O roteiro turístico Caminhos de Caravaggio, que une os Santuários de Canela e Farroupilha, tem sido cenário de histórias de devoção, superação e acolhida. Foi em dois dias, totalizando pouco mais de 10 horas, que os caxienses Rodrigo Camatti e Fúlvio Pedro Boff percorreram o roteiro de bicicleta. “Foi uma pedalada de agradecimento”, conta Camatti, que é administrador de empresas e tem 38 anos.

A dupla de amigos decidiu fazer o roteiro por ter grande admiração não só por Nossa Senhora de Caravaggio, mas também por simpatizar com o caminho de Santiago de Compostela. A ideia de percorrer grandes trajetos movidos pela fé motivou os dois a pedalarem os 200 quilômetros à bordo de uma montain bike, equipamento propício para trilhas. E o caminho surpreendeu: estradas de chão, rios, casarões e outros ingredientes tornaram a paisagem outro fator motivacional.

 

 

“Eu sabia que seria um desafio muito legal, e sabemos que quem faz a pé, encontra dificuldade ainda maior. Durante diversos momentos, pensei na admiração por quem fez este roteiro, pelas pessoas que moram nas comunidades: todos simples, mas bastante simpáticos. Eu tinha certeza que a gente ia terminar, fazer os 200 quilômetros, porque pedalo três vezes por semana.
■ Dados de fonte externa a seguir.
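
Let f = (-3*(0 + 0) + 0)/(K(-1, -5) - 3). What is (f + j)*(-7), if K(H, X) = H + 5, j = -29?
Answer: 203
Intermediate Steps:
K(H, X) = 5 + H
f = 0 (f = (-3*(0 + 0) + 0)/((5 - 1) - 3) = (-3*0 + 0)/(4 - 3) = (0 + 0)/1 = 0*1 = 0)
(f + j)*(-7) = (0 - 29)*(-7) = -29*(-7) = 203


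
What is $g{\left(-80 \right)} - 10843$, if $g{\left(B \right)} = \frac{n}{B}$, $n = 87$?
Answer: $- \frac{867527}{80} \approx -10844.0$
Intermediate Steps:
$g{\left(B \right)} = \frac{87}{B}$
$g{\left(-80 \right)} - 10843 = \frac{87}{-80} - 10843 = 87 \left(- \frac{1}{80}\right) - 10843 = - \frac{87}{80} - 10843 = - \frac{867527}{80}$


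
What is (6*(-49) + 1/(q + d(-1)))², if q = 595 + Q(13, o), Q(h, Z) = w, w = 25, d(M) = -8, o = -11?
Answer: 32373725329/374544 ≈ 86435.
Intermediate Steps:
Q(h, Z) = 25
q = 620 (q = 595 + 25 = 620)
(6*(-49) + 1/(q + d(-1)))² = (6*(-49) + 1/(620 - 8))² = (-294 + 1/612)² = (-179927/612)² = 32373725329/374544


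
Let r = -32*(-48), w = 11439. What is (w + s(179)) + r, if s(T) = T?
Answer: 13154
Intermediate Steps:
r = 1536
(w + s(179)) + r = (11439 + 179) + 1536 = 11618 + 1536 = 13154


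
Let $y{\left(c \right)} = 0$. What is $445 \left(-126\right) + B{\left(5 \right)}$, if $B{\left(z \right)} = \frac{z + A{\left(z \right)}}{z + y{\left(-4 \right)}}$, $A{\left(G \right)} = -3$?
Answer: $- \frac{280348}{5} \approx -56070.0$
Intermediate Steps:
$B{\left(z \right)} = \frac{-3 + z}{z}$ ($B{\left(z \right)} = \frac{z - 3}{z + 0} = \frac{-3 + z}{z}$)
$445 \left(-126\right) + B{\left(5 \right)} = 445 \left(-126\right) + \frac{-3 + 5}{5} = -56070 + \frac{1}{5} \cdot 2 = -56070 + \frac{2}{5} = - \frac{280348}{5}$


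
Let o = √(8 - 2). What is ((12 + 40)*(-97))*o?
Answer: -5044*√6 ≈ -12355.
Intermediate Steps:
o = √6 ≈ 2.4495
((12 + 40)*(-97))*o = ((12 + 40)*(-97))*√6 = (52*(-97))*√6 = -5044*√6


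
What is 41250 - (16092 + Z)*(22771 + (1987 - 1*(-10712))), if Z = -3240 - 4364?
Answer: -301028110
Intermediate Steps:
Z = -7604
41250 - (16092 + Z)*(22771 + (1987 - 1*(-10712))) = 41250 - (16092 - 7604)*(22771 + (1987 - 1*(-10712))) = 41250 - 8488*(22771 + (1987 + 10712)) = 41250 - 8488*(22771 + 12699) = 41250 - 8488*35470 = 41250 - 1*301069360 = 41250 - 301069360 = -301028110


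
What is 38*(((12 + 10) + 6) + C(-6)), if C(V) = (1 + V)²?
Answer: 2014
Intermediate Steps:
38*(((12 + 10) + 6) + C(-6)) = 38*(((12 + 10) + 6) + (1 - 6)²) = 38*((22 + 6) + (-5)²) = 38*(28 + 25) = 38*53 = 2014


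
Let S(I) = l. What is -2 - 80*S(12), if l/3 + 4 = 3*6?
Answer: -3362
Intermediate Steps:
l = 42 (l = -12 + 3*(3*6) = -12 + 3*18 = -12 + 54 = 42)
S(I) = 42
-2 - 80*S(12) = -2 - 80*42 = -2 - 3360 = -3362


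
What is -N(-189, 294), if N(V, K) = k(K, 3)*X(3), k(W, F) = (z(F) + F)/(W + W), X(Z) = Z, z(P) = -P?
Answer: 0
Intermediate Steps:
k(W, F) = 0 (k(W, F) = (-F + F)/(W + W) = 0/((2*W)) = 0*(1/(2*W)) = 0)
N(V, K) = 0 (N(V, K) = 0*3 = 0)
-N(-189, 294) = -1*0 = 0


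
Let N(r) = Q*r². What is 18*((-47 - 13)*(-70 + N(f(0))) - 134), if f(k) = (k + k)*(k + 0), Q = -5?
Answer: 73188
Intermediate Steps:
f(k) = 2*k² (f(k) = (2*k)*k = 2*k²)
N(r) = -5*r²
18*((-47 - 13)*(-70 + N(f(0))) - 134) = 18*((-47 - 13)*(-70 - 5*(2*0²)²) - 134) = 18*(-60*(-70 - 5*(2*0)²) - 134) = 18*(-60*(-70 - 5*0²) - 134) = 18*(-60*(-70 - 5*0) - 134) = 18*(-60*(-70 + 0) - 134) = 18*(-60*(-70) - 134) = 18*(4200 - 134) = 18*4066 = 73188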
Mas mesmo assim, sofremos um pouco para concluir o trajeto”, confessa Camatti.

 

A dupla percorreu o roteiro nos dias 29 e 30 de junho. Carimbou o passaporte, tocou o Sino do Peregrino e sentiu a derradeira emoção ao avistar o Santuário Diocesano de Caravaggio. A sensação que fica é a de agradecimento por ter capacidade de participar desta missão, e o desejo de indicar para que mais amigos ciclistas possam conhecer o Caminho que provoca reflexão, oração e humanidade. “Passa um filme na nossa cabeça durante o trajeto, ao tentar entender cada comunidade, cada história das pessoas. Às vezes, reclamamos que estamos com uma dorzinha, um problema, mas olhamos para o lado e vemos gente que está passando por reais dificuldades. Só temos a agradecer e pedir para que Nossa Senhora de Caravaggio olhe pelos mais necessitados”, encerra.